Boston Public Library Brighton Branch
40 Academy Hill Rd.
The BPL’s Brighton branch is one of the most tranquil places in Boston to relax and catch up on reading. Curl up on the lounge area’s beautiful red couch overlooking the library’s serenity garden, or enjoy one of the bean-shaped chairs in the story nook or a high-rise table in the teen café area. The branch offers a wide selection of readings, lectures, and concerts and has a collection of books on Brighton-Allston history, as well as photographs from the Brighton-Allston Historical Society’s archives. The library also offers a wide selection of reading materials in Spanish and Russian, as well as book discussions, children’s programming, ESL classes, and homework help for young students. Find a calendar of events here.

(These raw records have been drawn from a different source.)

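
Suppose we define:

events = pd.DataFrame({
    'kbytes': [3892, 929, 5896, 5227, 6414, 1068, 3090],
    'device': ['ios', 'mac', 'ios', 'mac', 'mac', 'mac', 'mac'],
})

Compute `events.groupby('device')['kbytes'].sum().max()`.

group by device, sum of kbytes:
device
ios     9788
mac    16728
Name: kbytes, dtype: int64
Finally, max of the resulting series = 16728.

16728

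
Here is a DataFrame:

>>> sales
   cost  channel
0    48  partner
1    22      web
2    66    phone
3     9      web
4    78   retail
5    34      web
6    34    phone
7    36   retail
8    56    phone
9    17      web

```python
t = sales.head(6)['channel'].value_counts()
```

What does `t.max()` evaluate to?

3

take first 6 rows:
   cost  channel
0    48  partner
1    22      web
2    66    phone
3     9      web
4    78   retail
5    34      web
value_counts of channel:
channel
web        3
partner    1
phone      1
retail     1
Name: count, dtype: int64
Finally, max of the resulting series = 3.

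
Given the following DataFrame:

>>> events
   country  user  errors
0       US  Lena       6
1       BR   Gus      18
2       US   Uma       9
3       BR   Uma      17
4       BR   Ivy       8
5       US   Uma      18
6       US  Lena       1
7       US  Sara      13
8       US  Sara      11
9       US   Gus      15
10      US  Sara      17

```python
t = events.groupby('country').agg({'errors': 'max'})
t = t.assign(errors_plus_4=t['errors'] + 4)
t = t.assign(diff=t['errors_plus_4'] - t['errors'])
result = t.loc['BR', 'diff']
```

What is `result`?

group by country, max of errors:
         errors
country        
BR           18
US           18
add column errors_plus_4 = t['errors'] + 4:
         errors  errors_plus_4
country                       
BR           18             22
US           18             22
add column diff = t['errors_plus_4'] - t['errors']:
         errors  errors_plus_4  diff
country                             
BR           18             22     4
US           18             22     4
Hence 4.

4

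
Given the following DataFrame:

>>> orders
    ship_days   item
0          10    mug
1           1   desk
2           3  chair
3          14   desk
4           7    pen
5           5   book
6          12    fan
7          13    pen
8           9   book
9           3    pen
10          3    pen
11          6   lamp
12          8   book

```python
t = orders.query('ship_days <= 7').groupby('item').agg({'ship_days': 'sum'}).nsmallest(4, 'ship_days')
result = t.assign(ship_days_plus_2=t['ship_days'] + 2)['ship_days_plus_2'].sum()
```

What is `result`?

filter rows where ship_days <= 7:
    ship_days   item
1           1   desk
2           3  chair
4           7    pen
5           5   book
9           3    pen
10          3    pen
11          6   lamp
group by item, sum of ship_days:
       ship_days
item            
book           5
chair          3
desk           1
lamp           6
pen           13
take 4 rows with smallest ship_days:
       ship_days
item            
desk           1
chair          3
book           5
lamp           6
add column ship_days_plus_2 = t['ship_days'] + 2:
       ship_days  ship_days_plus_2
item                              
desk           1                 3
chair          3                 5
book           5                 7
lamp           6                 8

23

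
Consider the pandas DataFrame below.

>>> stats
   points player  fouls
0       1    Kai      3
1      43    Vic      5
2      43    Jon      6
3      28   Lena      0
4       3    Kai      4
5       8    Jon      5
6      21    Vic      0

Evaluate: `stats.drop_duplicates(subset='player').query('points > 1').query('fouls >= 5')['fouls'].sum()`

11

drop duplicate player (keep=first):
   points player  fouls
0       1    Kai      3
1      43    Vic      5
2      43    Jon      6
3      28   Lena      0
filter rows where points > 1:
   points player  fouls
1      43    Vic      5
2      43    Jon      6
3      28   Lena      0
filter rows where fouls >= 5:
   points player  fouls
1      43    Vic      5
2      43    Jon      6
Then the sum of column 'fouls': 11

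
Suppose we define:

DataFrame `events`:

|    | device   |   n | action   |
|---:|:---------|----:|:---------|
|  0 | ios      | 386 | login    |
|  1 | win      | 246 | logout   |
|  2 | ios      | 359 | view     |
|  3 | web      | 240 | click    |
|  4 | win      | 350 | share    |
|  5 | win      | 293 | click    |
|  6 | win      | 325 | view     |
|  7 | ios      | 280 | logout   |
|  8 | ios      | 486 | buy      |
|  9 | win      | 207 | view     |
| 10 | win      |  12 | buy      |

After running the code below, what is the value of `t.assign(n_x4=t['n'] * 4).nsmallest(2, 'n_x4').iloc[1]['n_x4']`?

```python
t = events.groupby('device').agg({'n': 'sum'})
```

group by device, sum of n:
           n
device      
ios     1511
web      240
win     1433
add column n_x4 = t['n'] * 4:
           n  n_x4
device            
ios     1511  6044
web      240   960
win     1433  5732
take 2 rows with smallest n_x4:
           n  n_x4
device            
web      240   960
win     1433  5732

5732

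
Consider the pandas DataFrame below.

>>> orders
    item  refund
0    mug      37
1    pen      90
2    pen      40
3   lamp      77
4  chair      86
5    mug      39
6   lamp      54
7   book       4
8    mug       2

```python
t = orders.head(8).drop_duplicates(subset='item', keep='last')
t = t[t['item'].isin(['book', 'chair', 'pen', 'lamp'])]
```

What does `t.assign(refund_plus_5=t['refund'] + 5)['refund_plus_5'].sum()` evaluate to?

204

take first 8 rows:
    item  refund
0    mug      37
1    pen      90
2    pen      40
3   lamp      77
4  chair      86
5    mug      39
6   lamp      54
7   book       4
drop duplicate item (keep=last):
    item  refund
2    pen      40
4  chair      86
5    mug      39
6   lamp      54
7   book       4
filter rows where item in ['book', 'chair', 'pen', 'lamp']:
    item  refund
2    pen      40
4  chair      86
6   lamp      54
7   book       4
add column refund_plus_5 = t['refund'] + 5:
    item  refund  refund_plus_5
2    pen      40             45
4  chair      86             91
6   lamp      54             59
7   book       4              9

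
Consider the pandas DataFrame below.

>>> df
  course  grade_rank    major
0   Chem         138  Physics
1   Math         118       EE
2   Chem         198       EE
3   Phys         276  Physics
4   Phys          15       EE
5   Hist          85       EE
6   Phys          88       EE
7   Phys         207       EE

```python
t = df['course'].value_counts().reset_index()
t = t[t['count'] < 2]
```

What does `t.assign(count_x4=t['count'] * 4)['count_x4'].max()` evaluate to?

4

value_counts of course:
course
Phys    4
Chem    2
Math    1
Hist    1
Name: count, dtype: int64
reset_index():
  course  count
0   Phys      4
1   Chem      2
2   Math      1
3   Hist      1
filter rows where count < 2:
  course  count
2   Math      1
3   Hist      1
add column count_x4 = t['count'] * 4:
  course  count  count_x4
2   Math      1         4
3   Hist      1         4
Taking the max of column 'count_x4' gives 4.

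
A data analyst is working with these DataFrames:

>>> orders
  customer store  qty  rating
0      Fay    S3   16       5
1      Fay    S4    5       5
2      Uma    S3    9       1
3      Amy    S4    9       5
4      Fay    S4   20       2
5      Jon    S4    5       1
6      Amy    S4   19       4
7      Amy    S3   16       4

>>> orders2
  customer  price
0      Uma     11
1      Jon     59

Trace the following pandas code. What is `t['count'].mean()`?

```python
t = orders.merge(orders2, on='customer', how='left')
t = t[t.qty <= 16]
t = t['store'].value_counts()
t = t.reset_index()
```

merge on 'customer' (how='left') → 8 rows:
  customer store  qty  rating  price
0      Fay    S3   16       5    NaN
1      Fay    S4    5       5    NaN
2      Uma    S3    9       1   11.0
3      Amy    S4    9       5    NaN
4      Fay    S4   20       2    NaN
5      Jon    S4    5       1   59.0
6      Amy    S4   19       4    NaN
7      Amy    S3   16       4    NaN
filter rows where qty <= 16:
  customer store  qty  rating  price
0      Fay    S3   16       5    NaN
1      Fay    S4    5       5    NaN
2      Uma    S3    9       1   11.0
3      Amy    S4    9       5    NaN
5      Jon    S4    5       1   59.0
7      Amy    S3   16       4    NaN
value_counts of store:
store
S3    3
S4    3
Name: count, dtype: int64
reset_index():
  store  count
0    S3      3
1    S4      3

3.0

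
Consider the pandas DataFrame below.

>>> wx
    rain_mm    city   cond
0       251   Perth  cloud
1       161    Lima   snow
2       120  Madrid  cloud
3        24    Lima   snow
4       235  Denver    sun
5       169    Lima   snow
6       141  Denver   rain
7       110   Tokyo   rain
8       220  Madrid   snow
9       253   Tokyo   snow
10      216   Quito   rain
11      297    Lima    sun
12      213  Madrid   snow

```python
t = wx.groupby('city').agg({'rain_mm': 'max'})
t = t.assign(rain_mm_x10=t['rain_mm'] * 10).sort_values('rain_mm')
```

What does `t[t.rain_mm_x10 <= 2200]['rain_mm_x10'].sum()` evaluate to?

4360

group by city, max of rain_mm:
        rain_mm
city           
Denver      235
Lima        297
Madrid      220
Perth       251
Quito       216
Tokyo       253
add column rain_mm_x10 = t['rain_mm'] * 10:
        rain_mm  rain_mm_x10
city                        
Denver      235         2350
Lima        297         2970
Madrid      220         2200
Perth       251         2510
Quito       216         2160
Tokyo       253         2530
sort by rain_mm:
        rain_mm  rain_mm_x10
city                        
Quito       216         2160
Madrid      220         2200
Denver      235         2350
Perth       251         2510
Tokyo       253         2530
Lima        297         2970
filter rows where rain_mm_x10 <= 2200:
        rain_mm  rain_mm_x10
city                        
Quito       216         2160
Madrid      220         2200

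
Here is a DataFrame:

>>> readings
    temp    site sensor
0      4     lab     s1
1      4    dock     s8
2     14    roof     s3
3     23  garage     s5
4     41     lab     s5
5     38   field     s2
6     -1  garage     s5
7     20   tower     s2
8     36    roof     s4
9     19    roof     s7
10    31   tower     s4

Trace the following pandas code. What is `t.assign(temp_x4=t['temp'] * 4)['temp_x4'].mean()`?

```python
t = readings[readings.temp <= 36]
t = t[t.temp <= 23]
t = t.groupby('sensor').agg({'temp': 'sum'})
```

55.3333333333

filter rows where temp <= 36:
    temp    site sensor
0      4     lab     s1
1      4    dock     s8
2     14    roof     s3
3     23  garage     s5
6     -1  garage     s5
7     20   tower     s2
8     36    roof     s4
9     19    roof     s7
10    31   tower     s4
filter rows where temp <= 23:
   temp    site sensor
0     4     lab     s1
1     4    dock     s8
2    14    roof     s3
3    23  garage     s5
6    -1  garage     s5
7    20   tower     s2
9    19    roof     s7
group by sensor, sum of temp:
        temp
sensor      
s1         4
s2        20
s3        14
s5        22
s7        19
s8         4
add column temp_x4 = t['temp'] * 4:
        temp  temp_x4
sensor               
s1         4       16
s2        20       80
s3        14       56
s5        22       88
s7        19       76
s8         4       16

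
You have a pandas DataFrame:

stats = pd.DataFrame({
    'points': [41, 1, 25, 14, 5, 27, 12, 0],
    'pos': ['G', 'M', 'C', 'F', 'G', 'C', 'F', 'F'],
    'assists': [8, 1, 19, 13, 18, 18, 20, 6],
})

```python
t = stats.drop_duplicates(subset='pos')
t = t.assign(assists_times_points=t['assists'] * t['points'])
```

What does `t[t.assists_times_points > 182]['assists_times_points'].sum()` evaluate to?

drop duplicate pos (keep=first):
   points pos  assists
0      41   G        8
1       1   M        1
2      25   C       19
3      14   F       13
add column assists_times_points = t['assists'] * t['points']:
   points pos  assists  assists_times_points
0      41   G        8                   328
1       1   M        1                     1
2      25   C       19                   475
3      14   F       13                   182
filter rows where assists_times_points > 182:
   points pos  assists  assists_times_points
0      41   G        8                   328
2      25   C       19                   475
So sum() = 803.

803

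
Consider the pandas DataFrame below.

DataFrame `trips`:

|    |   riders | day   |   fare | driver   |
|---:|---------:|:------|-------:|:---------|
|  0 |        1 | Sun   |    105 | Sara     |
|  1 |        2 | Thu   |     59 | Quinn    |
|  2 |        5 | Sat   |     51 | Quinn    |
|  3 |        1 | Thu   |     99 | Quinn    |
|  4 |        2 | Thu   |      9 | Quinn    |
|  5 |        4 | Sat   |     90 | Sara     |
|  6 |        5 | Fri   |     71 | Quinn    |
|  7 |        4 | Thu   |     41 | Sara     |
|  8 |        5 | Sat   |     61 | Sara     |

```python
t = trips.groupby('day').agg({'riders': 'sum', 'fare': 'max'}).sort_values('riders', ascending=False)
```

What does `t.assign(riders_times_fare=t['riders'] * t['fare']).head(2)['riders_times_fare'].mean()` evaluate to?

group by day: sum(riders), max(fare):
     riders  fare
day              
Fri       5    71
Sat      14    90
Sun       1   105
Thu       9    99
sort by riders descending:
     riders  fare
day              
Sat      14    90
Thu       9    99
Fri       5    71
Sun       1   105
add column riders_times_fare = t['riders'] * t['fare']:
     riders  fare  riders_times_fare
day                                 
Sat      14    90               1260
Thu       9    99                891
Fri       5    71                355
Sun       1   105                105
take first 2 rows:
     riders  fare  riders_times_fare
day                                 
Sat      14    90               1260
Thu       9    99                891
Reading off the mean of column 'riders_times_fare', we get 1075.5.

1075.5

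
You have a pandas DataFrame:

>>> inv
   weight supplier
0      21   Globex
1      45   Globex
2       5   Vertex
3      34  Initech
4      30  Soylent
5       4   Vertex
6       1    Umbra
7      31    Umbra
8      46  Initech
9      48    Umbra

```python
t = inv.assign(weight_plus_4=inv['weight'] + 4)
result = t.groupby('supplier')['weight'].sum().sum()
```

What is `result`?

add column weight_plus_4 = inv['weight'] + 4:
   weight supplier  weight_plus_4
0      21   Globex             25
1      45   Globex             49
2       5   Vertex              9
3      34  Initech             38
4      30  Soylent             34
5       4   Vertex              8
6       1    Umbra              5
7      31    Umbra             35
8      46  Initech             50
9      48    Umbra             52
group by supplier, sum of weight:
supplier
Globex     66
Initech    80
Soylent    30
Umbra      80
Vertex      9
Name: weight, dtype: int64

265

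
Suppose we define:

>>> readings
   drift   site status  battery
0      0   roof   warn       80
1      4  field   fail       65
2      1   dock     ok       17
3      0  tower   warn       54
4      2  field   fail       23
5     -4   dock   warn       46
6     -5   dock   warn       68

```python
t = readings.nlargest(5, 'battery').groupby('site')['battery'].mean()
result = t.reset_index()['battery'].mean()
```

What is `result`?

take 5 rows with largest battery:
   drift   site status  battery
0      0   roof   warn       80
6     -5   dock   warn       68
1      4  field   fail       65
3      0  tower   warn       54
5     -4   dock   warn       46
group by site, mean of battery:
site
dock     57.0
field    65.0
roof     80.0
tower    54.0
Name: battery, dtype: float64
reset_index():
    site  battery
0   dock     57.0
1  field     65.0
2   roof     80.0
3  tower     54.0

64.0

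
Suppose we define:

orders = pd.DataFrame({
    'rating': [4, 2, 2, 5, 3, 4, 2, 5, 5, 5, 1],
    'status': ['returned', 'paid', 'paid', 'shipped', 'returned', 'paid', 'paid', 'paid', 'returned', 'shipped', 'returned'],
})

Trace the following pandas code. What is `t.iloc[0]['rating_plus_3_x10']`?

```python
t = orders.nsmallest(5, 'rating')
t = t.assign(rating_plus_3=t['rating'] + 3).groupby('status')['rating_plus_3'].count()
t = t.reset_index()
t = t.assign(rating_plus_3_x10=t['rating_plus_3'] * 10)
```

30

take 5 rows with smallest rating:
    rating    status
10       1  returned
1        2      paid
2        2      paid
6        2      paid
4        3  returned
add column rating_plus_3 = t['rating'] + 3:
    rating    status  rating_plus_3
10       1  returned              4
1        2      paid              5
2        2      paid              5
6        2      paid              5
4        3  returned              6
group by status, count of rating_plus_3:
status
paid        3
returned    2
Name: rating_plus_3, dtype: int64
reset_index():
     status  rating_plus_3
0      paid              3
1  returned              2
add column rating_plus_3_x10 = t['rating_plus_3'] * 10:
     status  rating_plus_3  rating_plus_3_x10
0      paid              3                 30
1  returned              2                 20
So iloc[0]['rating_plus_3_x10'] = 30.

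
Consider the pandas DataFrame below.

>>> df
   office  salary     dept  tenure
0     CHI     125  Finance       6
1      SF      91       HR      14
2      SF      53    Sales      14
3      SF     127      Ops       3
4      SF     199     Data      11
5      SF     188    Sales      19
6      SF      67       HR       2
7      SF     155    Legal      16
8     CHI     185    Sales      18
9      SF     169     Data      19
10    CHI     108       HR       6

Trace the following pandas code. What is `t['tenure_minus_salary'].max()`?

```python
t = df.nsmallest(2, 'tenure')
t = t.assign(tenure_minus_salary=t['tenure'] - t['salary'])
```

-65

take 2 rows with smallest tenure:
  office  salary dept  tenure
6     SF      67   HR       2
3     SF     127  Ops       3
add column tenure_minus_salary = t['tenure'] - t['salary']:
  office  salary dept  tenure  tenure_minus_salary
6     SF      67   HR       2                  -65
3     SF     127  Ops       3                 -124
Taking the max of column 'tenure_minus_salary' gives -65.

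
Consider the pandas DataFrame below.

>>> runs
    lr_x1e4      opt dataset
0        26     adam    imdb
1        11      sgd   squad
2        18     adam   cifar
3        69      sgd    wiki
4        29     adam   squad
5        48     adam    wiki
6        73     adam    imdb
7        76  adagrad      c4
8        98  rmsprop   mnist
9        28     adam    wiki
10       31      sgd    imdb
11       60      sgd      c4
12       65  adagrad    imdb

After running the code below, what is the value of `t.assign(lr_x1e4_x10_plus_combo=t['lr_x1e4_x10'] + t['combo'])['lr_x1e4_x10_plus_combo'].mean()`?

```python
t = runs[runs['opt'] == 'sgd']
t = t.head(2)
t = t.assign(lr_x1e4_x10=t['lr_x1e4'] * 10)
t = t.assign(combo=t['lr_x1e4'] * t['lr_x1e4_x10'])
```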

Although most of the Boston College campus is in nearby Chestnut Hill, in 2004 the school extended its reach into Brighton with the purchase of 43 acres of land from the Archdiocese of Boston, including what was formerly the archbishop’s residence. Subsequent purchases from the archdiocese increased the size of BC’s Brighton campus to 65 acres.
Founded in 1863, this Jesuit institution began life in Boston’s South End and moved to Chestnut Hill in 1909. With its superb Gothic architecture, the park-like campus is a wonderful place to stroll. The college has a small but excellent museum as well, the McMullen Museum of Art, in the former archbishop’s residence on the Brighton campus. It includes works by American artists John La Farge, William Trost Richards, Frank Stella, and Jackson Pollock, in addition to classical and Christian Flemish tapestries, Italian paintings depicting sacred scenes, and American landscapes and portraits dating from 1840 to 1940. The museum has had special exhibitions of work by artists such as Edvard Munch, Roberto Matta, Paul Klee, and Carrie Mae Weems. Museum admission is free and open to the public, but the museum closes between exhibitions and is typically closed summers, reopening in September. Hours during exhibitions are Monday, Tuesday, Wednesday, and Friday, 10 am to 5 pm; Thursday, 10 am to 8 pm; and Saturday and Sunday, noon to 5 pm. Find more about dates and hours of operation here.
Getting there: Take the MBTA #57 bus along Commonwealth Avenue and get off at Washington Street in Brighton or an MBTA Green Line trolley to the Boston College stop.